Stocks post the biggest gains in decades on ‘stay home’ and stimulus hopes
European shares just posted the biggest daily gains since 2008. In Wall Street, it was the biggest day since 1933!
If you’d just bought yesterday morning and closed out at the end of the day, you’d have earned what most portfolios expect to make in a good year.
The DAX index surged a massive +10.1% with the FTSE 100 up +7.5%. The indices are clawing back some of the epic losses over the past month.
Investors are buying with some pragmatic hope. The hope is that strict ‘stay home’ measures and a whole lot of government and easy money stimulus will get us through this.
Investors have been waiting for the US to take the lead on global stimulus efforts.

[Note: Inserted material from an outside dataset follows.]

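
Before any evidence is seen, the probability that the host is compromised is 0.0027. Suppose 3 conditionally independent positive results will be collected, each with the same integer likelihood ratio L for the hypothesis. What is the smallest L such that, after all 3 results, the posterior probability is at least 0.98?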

The Fed has done their bit. It looks like lawmakers will too on Wednesday, according to White House official Eric Ueland. We’re expecting a deal in the region of $ 2 trillion, including every American getting cut a check.
We’re hopeful they will, of course, but… Two ways it could easily all go pear-shaped is 1. The virus spread just gets out of hand and/or 2. The stimulus isn’t enough to give the economy a shot in the arm after being laid comatose in lockdown.
Trump would like to see the US ‘reopen’ by Easter Sunday on April 12, which seems optimistic.
While stocks were gaining, FX markets were turning more risk on, with most currencies moving higher against the dollar, the Japanese yen, and Swiss franc.
Sterling moved higher even as the UK went into full lockdown mode. The pound has been recuperating from 35-year lows ever since the Bank of England slashed rates.
If we were to turn glass half empty after such a historic gain in stock markets, it would be to focus on PMI data yesterday. March services PMIs point to a recession in the UK, Europe, and the US. Purchasing managers are the most pessimistic on record – but they are across most regions so it provides no relative to distinction from which to take a view on currencies.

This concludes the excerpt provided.